The voice in this interview (which is available online by entering "John Stanislaus Joyce interview" on a search engine) could certainly be that of John Stanislaus. It is a marvellous, oral concoction, by turns self-aggrandising, sentimental, lyrical, elegiac. As Anthony Cronin, in his biography of O'Brien, No Laughing Matter , acutely remarks, "If one had any doubts about the authenticity of the interview they would be on the grounds that it is all a little too much in character and too picturesque in tone and idiom."

It does not read as if it’s the transcript of a private interview commissioned by James Joyce with his father; it reads rather as if it were intended for publication in a journal. It begins: “ ‘Begor I’m not too bad considering everything, and how are you?’ Thus replied Mr Joyce when I visited him the other evening . . .”
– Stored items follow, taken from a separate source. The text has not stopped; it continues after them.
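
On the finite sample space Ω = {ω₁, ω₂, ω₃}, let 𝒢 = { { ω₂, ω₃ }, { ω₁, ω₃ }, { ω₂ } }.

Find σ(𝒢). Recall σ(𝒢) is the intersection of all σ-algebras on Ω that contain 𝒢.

Begin from { {  }, { ω₂ }, { ω₁, ω₃ }, { ω₂, ω₃ }, Ω } (that is, 𝒢 plus ∅ and Ω).
Round 1: 1 new —
  { ω₁ }  = { ω₂, ω₃ }ᶜ
  (now 6)
Round 2 (1 new):
  { ω₁, ω₂ }  = { ω₂ } ∪ { ω₁ }
  (now 7)
Round 3. New:
  { ω₃ }  = { ω₁, ω₂ }ᶜ
  (now 8)
After Round 4 the family is unchanged; done.

Therefore σ(𝒢) = { {  }, { ω₁ }, { ω₂ }, { ω₃ }, { ω₁, ω₂ }, { ω₁, ω₃ }, { ω₂, ω₃ }, Ω } (|σ(𝒢)| = 8).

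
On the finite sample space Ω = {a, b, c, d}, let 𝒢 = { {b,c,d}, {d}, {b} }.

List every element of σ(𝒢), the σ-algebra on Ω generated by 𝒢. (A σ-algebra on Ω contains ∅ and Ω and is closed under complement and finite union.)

Answer: σ(𝒢) = { {}, {a}, {b}, {c}, {d}, {a,b}, {a,c}, {a,d}, {b,c}, {b,d}, {c,d}, {a,b,c}, {a,b,d}, {a,c,d}, {b,c,d}, Ω }

Check:
Start: 𝒢 ∪ {∅, Ω} = { {}, {b}, {d}, {b,c,d}, Ω }.
Round 1: +4 →
  {a}  = {b,c,d}ᶜ
  {b,d}  = {d} ∪ {b}
  {a,b,c}  = {d}ᶜ
  {a,c,d}  = {b}ᶜ
  — 9 sets.
Round 2 adds 4:
  {a,b}  = {b} ∪ {a}
  {a,c}  = {b,d}ᶜ
  {a,d}  = {d} ∪ {a}
  {a,b,d}  = {b,d} ∪ {a}
  — 13 sets.
Round 3 (3 new):
  {c}  = {a,b,d}ᶜ
  {b,c}  = {a,d}ᶜ
  {c,d}  = {a,b}ᶜ
  — 16 sets.
Round 4: already closed under ᶜ and ∪.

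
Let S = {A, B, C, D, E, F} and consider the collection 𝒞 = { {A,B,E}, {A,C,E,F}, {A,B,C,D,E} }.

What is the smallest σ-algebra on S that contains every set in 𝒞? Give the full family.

Seed the family with 𝒞 together with ∅ and S: { {}, {A,B,E}, {A,C,E,F}, {A,B,C,D,E}, S }.
Pass 1 adds 4:
  {F}  = S∖{A,B,C,D,E}
  {B,D}  = S∖{A,C,E,F}
  {C,D,F}  = S∖{A,B,E}
  {A,B,C,E,F}  = {A,C,E,F} ∪ {A,B,E}
  [9 total]
Pass 2 (6 new):
  {D}  = S∖{A,B,C,E,F}
  {B,D,F}  = {F} ∪ {B,D}
  {A,B,D,E}  = {A,B,E} ∪ {B,D}
  {A,B,E,F}  = {F} ∪ {A,B,E}
  {B,C,D,F}  = {C,D,F} ∪ {B,D}
  {A,C,D,E,F}  = {A,C,E,F} ∪ {C,D,F}
  [15 total]
Pass 3 adds 7:
  {B}  = S∖{A,C,D,E,F}
  {A,E}  = S∖{B,C,D,F}
  {C,D}  = S∖{A,B,E,F}
  {C,F}  = S∖{A,B,D,E}
  {D,F}  = {D} ∪ {F}
  {A,C,E}  = S∖{B,D,F}
  {A,B,D,E,F}  = {B,D,F} ∪ {A,B,E}
  [22 total]
Pass 4: 9 new —
  {C}  = S∖{A,B,D,E,F}
  {B,F}  = {B} ∪ {F}
  {A,D,E}  = {A,E} ∪ {D}
  {A,E,F}  = {A,E} ∪ {F}
  {B,C,D}  = {C,D} ∪ {B}
  {B,C,F}  = {B} ∪ {C,F}
  {A,B,C,E}  = S∖{D,F}
  {A,C,D,E}  = {C,D} ∪ {A,C,E}
  {A,D,E,F}  = {A,E} ∪ {D,F}
  [31 total]
Pass 5: 1 new —
  {B,C}  = S∖{A,D,E,F}
  [32 total]
Pass 6 adds nothing — fixpoint reached.

Hence σ(𝒞) has 32 members: { {}, {B}, {C}, {D}, {F}, {A,E}, {B,C}, {B,D}, {B,F}, {C,D}, {C,F}, {D,F}, {A,B,E}, {A,C,E}, {A,D,E}, {A,E,F}, {B,C,D}, {B,C,F}, {B,D,F}, {C,D,F}, {A,B,C,E}, {A,B,D,E}, {A,B,E,F}, {A,C,D,E}, {A,C,E,F}, {A,D,E,F}, {B,C,D,F}, {A,B,C,D,E}, {A,B,C,E,F}, {A,B,D,E,F}, {A,C,D,E,F}, S }.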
But despite certain oddities, it does look, given the evidence of Gorman’s citation, that this is most likely the authentic voice of John Stanislaus Joyce, and not that of Flann O’Brien impersonating the old man. One other intriguing, highly tentative possibility suggests itself. What if the voice is not that of John Stanislaus but that of someone who knew that voice extremely well, and also knew all the details John Stanislaus cited? What if Gorman had asked James Joyce if he could supply a sample of his father’s talk, and James had duly obliged? This could account for the slightly manufactured effect that Cronin mentions.

If the voice of the interview is not that of John Stanislaus Joyce (and the most likely scenario remains that it is) then it would take something of a genius to imitate it so well, or at least to invent such an oral tour de force . But in this case we are dealing with two geniuses, and one was much better placed than the other to be the author.